In 1657 werden opnieuw „poenen ende breucken, op verscheyden dingen door plackaten gesteld” en daaronder behoorden ook die op overtredingen van de bepalingen inzake de visscherij.

Ook uit het jaar 1672 zijn enkele stukken bewaard gebleven, betreffende een onderhandsche verhuring van vischrechten “).

In de „ordre op de jagt en visscherij” van 6 Maart 1683, volgt, na de jachtbepalingen, de regeling van de visscherij in Drente.

Artikel 1 hiervan luidde:

~Niemand sal in de Landschap Drenthe mogen visschen, als die voor sijn eigen quota een vol vierendeel waardeels kan verdedigen, tenzij hij op een plaats woont, daar geen waardeel is”. In dit laatste geval moest men in de grondschatting minstens voor een waarde van ~duysent daalders” belast zijn.

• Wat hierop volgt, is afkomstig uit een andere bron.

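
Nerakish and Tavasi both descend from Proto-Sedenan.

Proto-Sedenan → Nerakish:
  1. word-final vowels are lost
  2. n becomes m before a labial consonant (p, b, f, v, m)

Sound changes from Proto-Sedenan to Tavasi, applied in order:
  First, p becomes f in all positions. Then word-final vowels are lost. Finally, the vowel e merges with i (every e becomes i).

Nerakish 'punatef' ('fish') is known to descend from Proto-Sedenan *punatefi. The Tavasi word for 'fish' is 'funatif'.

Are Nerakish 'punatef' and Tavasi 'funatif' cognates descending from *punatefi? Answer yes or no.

yes

Derive the expected Tavasi reflex of *punatefi:
Tavasi: *punatefi
  punatefi → funatefi   [unconditioned shift]
  funatefi → funatef   [apocope]
  funatef → funatif   [vowel merger]
  giving Tavasi funatif.
Tavasi 'funatif' matches the regular reflex exactly, so the pair is cognate.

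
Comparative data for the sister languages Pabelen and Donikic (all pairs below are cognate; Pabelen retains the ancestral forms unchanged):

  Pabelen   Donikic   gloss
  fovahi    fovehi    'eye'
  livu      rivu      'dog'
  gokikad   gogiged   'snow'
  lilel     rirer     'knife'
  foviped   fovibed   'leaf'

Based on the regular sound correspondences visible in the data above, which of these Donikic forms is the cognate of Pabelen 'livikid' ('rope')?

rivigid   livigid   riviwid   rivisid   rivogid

rivigid

livu ~ rivu, lilel ~ rirer — Pabelen l corresponds to Donikic r word-initially before a front vowel.
gokikad ~ gogiged — Pabelen k corresponds to Donikic g between vowels (before a front vowel).
Applying these to Pabelen 'livikid':
  livikid → rivikid   (l→r word-initially before a front vowel)
  rivikid → rivigid   (k→g between vowels (before a front vowel))
So the Donikic cognate is 'rivigid'.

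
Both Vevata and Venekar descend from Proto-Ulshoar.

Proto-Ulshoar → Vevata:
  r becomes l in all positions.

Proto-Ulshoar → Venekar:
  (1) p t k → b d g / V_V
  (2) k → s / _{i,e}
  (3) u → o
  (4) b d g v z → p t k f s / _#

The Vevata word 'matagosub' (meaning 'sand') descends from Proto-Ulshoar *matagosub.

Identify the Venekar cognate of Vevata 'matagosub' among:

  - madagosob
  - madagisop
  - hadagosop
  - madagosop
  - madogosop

Venekar: start from *matagosub.
  rule 1 (intervocalic voicing): matagosub → madagosub
  rule 2: no change — madagosub
  rule 3 (vowel merger): madagosub → madagosob
  rule 4 (final devoicing): madagosob → madagosop
  ⇒ Venekar madagosop

madagosop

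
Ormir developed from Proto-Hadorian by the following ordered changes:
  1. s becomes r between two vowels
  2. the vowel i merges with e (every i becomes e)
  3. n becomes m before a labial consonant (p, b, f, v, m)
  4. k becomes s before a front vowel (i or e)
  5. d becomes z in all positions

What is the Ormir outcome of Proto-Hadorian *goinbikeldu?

Ormir: *goinbikeldu > goenbekeldu > goembekeldu > goembeseldu > goembeselzu  (by vowel merger, nasal place assimilation, palatalisation, unconditioned shift)

goembeselzu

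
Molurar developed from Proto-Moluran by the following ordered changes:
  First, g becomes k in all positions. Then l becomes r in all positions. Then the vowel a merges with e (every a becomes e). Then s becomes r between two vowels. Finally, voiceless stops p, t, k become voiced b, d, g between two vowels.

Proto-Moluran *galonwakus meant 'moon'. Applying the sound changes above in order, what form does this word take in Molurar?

keronwegus

Molurar: *galonwakus
  galonwakus → kalonwakus   [unconditioned shift]
  kalonwakus → karonwakus   [unconditioned shift]
  karonwakus → keronwekus   [vowel merger]
  keronwekus (rule 4 does not apply)
  keronwekus → keronwegus   [intervocalic voicing]
  giving Molurar keronwegus.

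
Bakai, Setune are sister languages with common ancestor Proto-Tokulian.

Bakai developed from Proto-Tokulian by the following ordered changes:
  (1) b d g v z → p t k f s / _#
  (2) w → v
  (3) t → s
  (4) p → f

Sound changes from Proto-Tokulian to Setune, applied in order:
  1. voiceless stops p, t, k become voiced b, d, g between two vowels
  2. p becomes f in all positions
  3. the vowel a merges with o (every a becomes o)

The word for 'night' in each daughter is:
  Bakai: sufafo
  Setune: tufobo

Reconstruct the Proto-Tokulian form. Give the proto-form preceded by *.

Position 4: Bakai has a, Setune has o. Bakai preserves a here (none of its changes turn any other segment into a), so the proto-segment is *a.
Position 5: Bakai has f, Setune has b. Taking the neighbouring segments as reconstructed: Bakai f could go back to *p or *f; Setune b could go back to *p or *b — the one source consistent with every daughter is *p.
This points to *tufapo. Verify forward in each daughter:
Bakai: *tufapo > sufapo > sufafo  (by unconditioned shift, unconditioned shift)
Setune: start from *tufapo.
  rule 1 (intervocalic voicing): tufapo → tufabo
  rule 2: no change — tufabo
  rule 3 (vowel merger): tufabo → tufobo
  ⇒ Setune tufobo
Only *tufapo yields all of Bakai sufafo, Setune tufobo.

*tufapo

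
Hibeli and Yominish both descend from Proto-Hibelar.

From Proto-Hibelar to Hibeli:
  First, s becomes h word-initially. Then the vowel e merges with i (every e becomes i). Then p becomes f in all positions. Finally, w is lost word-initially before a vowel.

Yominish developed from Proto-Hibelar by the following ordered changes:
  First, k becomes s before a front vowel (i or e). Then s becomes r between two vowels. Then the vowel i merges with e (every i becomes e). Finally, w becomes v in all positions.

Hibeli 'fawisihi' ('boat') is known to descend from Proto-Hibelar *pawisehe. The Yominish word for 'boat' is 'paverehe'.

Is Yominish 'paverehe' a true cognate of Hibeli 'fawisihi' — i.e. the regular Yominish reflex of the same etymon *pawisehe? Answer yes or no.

Derive the expected Yominish reflex of *pawisehe:
Yominish: *pawisehe
  pawisehe (rule 1 does not apply)
  pawisehe → pawirehe   [rhotacism]
  pawirehe → pawerehe   [vowel merger]
  pawerehe → paverehe   [unconditioned shift]
  giving Yominish paverehe.
Yominish 'paverehe' matches the regular reflex exactly, so the pair is cognate.

yes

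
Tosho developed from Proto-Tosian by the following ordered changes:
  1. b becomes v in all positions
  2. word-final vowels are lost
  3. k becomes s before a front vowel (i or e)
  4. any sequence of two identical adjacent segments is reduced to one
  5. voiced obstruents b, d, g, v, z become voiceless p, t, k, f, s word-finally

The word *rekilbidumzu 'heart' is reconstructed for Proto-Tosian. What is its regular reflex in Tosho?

resilvidums

Tosho: *rekilbidumzu > rekilvidumzu > rekilvidumz > resilvidumz > resilvidums  (by unconditioned shift, apocope, palatalisation, final devoicing)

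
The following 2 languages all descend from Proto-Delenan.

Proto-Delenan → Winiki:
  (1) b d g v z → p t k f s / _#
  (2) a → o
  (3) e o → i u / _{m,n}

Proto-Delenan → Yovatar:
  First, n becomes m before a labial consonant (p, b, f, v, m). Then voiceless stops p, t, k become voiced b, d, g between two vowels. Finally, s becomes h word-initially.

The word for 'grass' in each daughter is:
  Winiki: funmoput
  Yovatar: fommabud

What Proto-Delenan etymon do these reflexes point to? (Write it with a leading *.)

Position 3: Winiki has n, Yovatar has m. Winiki preserves n here (none of its changes turn any other segment into n), so the proto-segment is *n.
Position 6: Winiki has p, Yovatar has b. Taking the neighbouring segments as reconstructed: Winiki p can only go back to *p; Yovatar b could go back to *p or *b — the one source consistent with every daughter is *p.
Position 2: Winiki has u, Yovatar has o. Yovatar preserves o here (none of its changes turn any other segment into o), so the proto-segment is *o.
Verify the candidate proto-form against each daughter:
Winiki: start from *fonmapud.
  rule 1 (final devoicing): fonmapud → fonmaput
  rule 2 (vowel merger): fonmaput → fonmoput
  rule 3 (pre-nasal raising): fonmoput → funmoput
  ⇒ Winiki funmoput
Yovatar: start from *fonmapud.
  rule 1 (nasal place assimilation): fonmapud → fommapud
  rule 2 (intervocalic voicing): fommapud → fommabud
  rule 3: no change — fommabud
  ⇒ Yovatar fommabud
*fonmapud is the unique common source.

*fonmapud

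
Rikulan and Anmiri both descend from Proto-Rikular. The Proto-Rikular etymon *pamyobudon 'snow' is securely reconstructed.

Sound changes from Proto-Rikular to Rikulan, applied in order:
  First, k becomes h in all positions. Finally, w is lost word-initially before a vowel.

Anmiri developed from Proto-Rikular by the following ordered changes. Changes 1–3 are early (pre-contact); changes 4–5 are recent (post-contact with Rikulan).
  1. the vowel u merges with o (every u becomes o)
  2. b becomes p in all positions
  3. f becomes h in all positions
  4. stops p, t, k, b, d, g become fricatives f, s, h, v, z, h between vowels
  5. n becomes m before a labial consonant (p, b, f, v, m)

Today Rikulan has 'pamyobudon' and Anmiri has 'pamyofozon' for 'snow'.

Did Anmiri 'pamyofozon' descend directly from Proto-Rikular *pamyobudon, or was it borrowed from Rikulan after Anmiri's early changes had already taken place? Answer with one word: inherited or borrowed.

inherited

If inherited, *pamyobudon would pass through all of Anmiri's changes:
Anmiri: start from *pamyobudon.
  rule 1 (vowel merger): pamyobudon → pamyobodon
  rule 2 (unconditioned shift): pamyobodon → pamyopodon
  rule 3: no change — pamyopodon
  rule 4 (intervocalic lenition): pamyopodon → pamyofozon
  rule 5: no change — pamyofozon
  ⇒ Anmiri pamyofozon
If borrowed from Rikulan 'pamyobudon' after the early changes, it would undergo only the recent ones:
  rule 4 (intervocalic lenition): pamyobudon → pamyovuzon
  rule 5 (nasal place assimilation): no change (pamyovuzon)
  ⇒ as a loan: pamyovuzon
Anmiri 'pamyofozon' matches the inherited outcome exactly, so it is an inherited cognate, not a loan.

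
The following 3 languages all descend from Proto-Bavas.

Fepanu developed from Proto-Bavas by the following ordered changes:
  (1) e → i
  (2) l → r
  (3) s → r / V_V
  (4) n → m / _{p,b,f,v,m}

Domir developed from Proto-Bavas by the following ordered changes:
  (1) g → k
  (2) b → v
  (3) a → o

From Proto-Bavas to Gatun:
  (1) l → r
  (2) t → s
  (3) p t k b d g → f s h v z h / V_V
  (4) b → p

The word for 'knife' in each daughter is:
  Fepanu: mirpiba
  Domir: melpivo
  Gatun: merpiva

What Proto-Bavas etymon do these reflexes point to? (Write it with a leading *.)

Position 6: Fepanu has b, Domir has v, Gatun has v. Fepanu preserves b here (none of its changes turn any other segment into b), so the proto-segment is *b.
Position 7: Fepanu has a, Domir has o, Gatun has a. Fepanu preserves a here (none of its changes turn any other segment into a), so the proto-segment is *a.
Position 3: Fepanu has r, Domir has l, Gatun has r. Domir preserves l here (none of its changes turn any other segment into l), so the proto-segment is *l.
This points to *melpiba. Verify forward in each daughter:
Fepanu: start from *melpiba.
  rule 1 (vowel merger): melpiba → milpiba
  rule 2 (unconditioned shift): milpiba → mirpiba
  rule 3: no change — mirpiba
  rule 4: no change — mirpiba
  ⇒ Fepanu mirpiba
Domir: start from *melpiba.
  rule 1: no change — melpiba
  rule 2 (unconditioned shift): melpiba → melpiva
  rule 3 (vowel merger): melpiva → melpivo
  ⇒ Domir melpivo
Gatun: *melpiba
  melpiba → merpiba   [unconditioned shift]
  merpiba (rule 2 does not apply)
  merpiba → merpiva   [intervocalic lenition]
  merpiva (rule 4 does not apply)
  giving Gatun merpiva.
Only *melpiba yields all of Fepanu mirpiba, Domir melpivo, Gatun merpiva.

*melpiba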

Artikel 2 bepaalde: „Die wel gegoedet, maar niet gewaardeelt is, sal niet mogen visschen in Rivieren, slooten, meeren of andere wateren. Ook het visschen buiten de markte, waarin men gewaardeeld was, bleef verboden. Schippers, die niet gerechtigd waren, mochten geen netten in hun vaartuig hebben. Keuters en andere niet gerechtigden mochten niet visschen met „hoep-netten, set- en schot-angels” en evenmin mochten zij „poeren”. Wel was het aan een ieder toegestaan, met de „wip-angel” te visschen.

De gesloten lijd lag tusschen drie weken Vóór en drie weken na 1 Mei.

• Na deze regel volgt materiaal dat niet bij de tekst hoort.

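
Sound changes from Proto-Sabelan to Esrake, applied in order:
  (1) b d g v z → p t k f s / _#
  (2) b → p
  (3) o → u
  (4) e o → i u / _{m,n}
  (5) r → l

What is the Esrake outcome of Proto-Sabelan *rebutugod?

Esrake: *rebutugod > rebutugot > reputugot > reputugut > leputugut  (by final devoicing, unconditioned shift, vowel merger, unconditioned shift)

leputugut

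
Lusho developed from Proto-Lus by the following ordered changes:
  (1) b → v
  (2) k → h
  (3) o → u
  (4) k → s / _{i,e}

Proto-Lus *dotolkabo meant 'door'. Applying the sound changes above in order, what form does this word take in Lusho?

dutulhavu

Lusho: *dotolkabo
  dotolkabo → dotolkavo   [unconditioned shift]
  dotolkavo → dotolhavo   [unconditioned shift]
  dotolhavo → dutulhavu   [vowel merger]
  dutulhavu (rule 4 does not apply)
  giving Lusho dutulhavu.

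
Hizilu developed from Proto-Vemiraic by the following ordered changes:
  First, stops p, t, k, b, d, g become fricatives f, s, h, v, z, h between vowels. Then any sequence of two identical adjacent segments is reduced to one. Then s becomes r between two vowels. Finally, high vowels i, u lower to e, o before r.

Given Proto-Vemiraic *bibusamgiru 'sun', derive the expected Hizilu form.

Hizilu: *bibusamgiru
  bibusamgiru → bivusamgiru   [intervocalic lenition]
  bivusamgiru (rule 2 does not apply)
  bivusamgiru → bivuramgiru   [rhotacism]
  bivuramgiru → bivoramgeru   [pre-rhotic lowering]
  giving Hizilu bivoramgeru.

bivoramgeru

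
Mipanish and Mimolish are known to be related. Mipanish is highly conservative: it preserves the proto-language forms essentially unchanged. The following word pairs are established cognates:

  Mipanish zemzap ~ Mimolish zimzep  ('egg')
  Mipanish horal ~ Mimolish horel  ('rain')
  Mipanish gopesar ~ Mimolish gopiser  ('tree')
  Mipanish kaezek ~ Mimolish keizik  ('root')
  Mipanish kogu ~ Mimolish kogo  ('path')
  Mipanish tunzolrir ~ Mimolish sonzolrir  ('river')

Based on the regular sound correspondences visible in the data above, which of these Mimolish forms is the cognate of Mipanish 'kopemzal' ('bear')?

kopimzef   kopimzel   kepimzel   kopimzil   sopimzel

zemzap ~ zimzep — Mipanish e corresponds to Mimolish i after a consonant, before a nasal.
horal ~ horel — Mipanish a corresponds to Mimolish e after a consonant, before a consonant other than r, m, n, p, b, f, v.
Applying these to Mipanish 'kopemzal':
  kopemzal → kopimzal   (e→i after a consonant, before a nasal)
  kopimzal → kopimzel   (a→e after a consonant, before a consonant other than r, m, n, p, b, f, v)
So the Mimolish cognate is 'kopimzel'.

kopimzel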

Het vischrecht mocht niet verhuurd worden aan „enige uytheemsche Persoenen, buyten dese Lantschap woonachtig”, of aan iemand, die buiten de marke, waarin het werd uitgeoefend, woonde.

Ook was verboden „tuynen, palen of dammen te setten, om de Vis het op lopen te beletten”.

In het eerste gedrukte landrecht van 1712 werd dit overgenomen, want daar komt een verordening voor 4de boek, art. 6 op stroomen en waterlossingen, waarin o.a. wordt bepaald:

„Ook sullen geene Tuinen, Palen of Dammen in Rivieren gezet mogen worden, om de cours van het Water en het oplopen van de Vis te beletten, mitsgaders geen aalstallen te enge, of te hoog gemaakt”.

De diverse bepalingen in de telkens vernieuwde reglementen van 1791 en 1794 kunnen we stilzwijgend voorbijgaan, daar ze vrijwel ongevidjzigd bleven.

Op overtredingen werd scherp toegezien en in opdracht van de Drost moesten de schuiten van Bellen, Coevorden en Dwingelo in 1750 opgave doen van de overtreders van het reglement op de visscherij.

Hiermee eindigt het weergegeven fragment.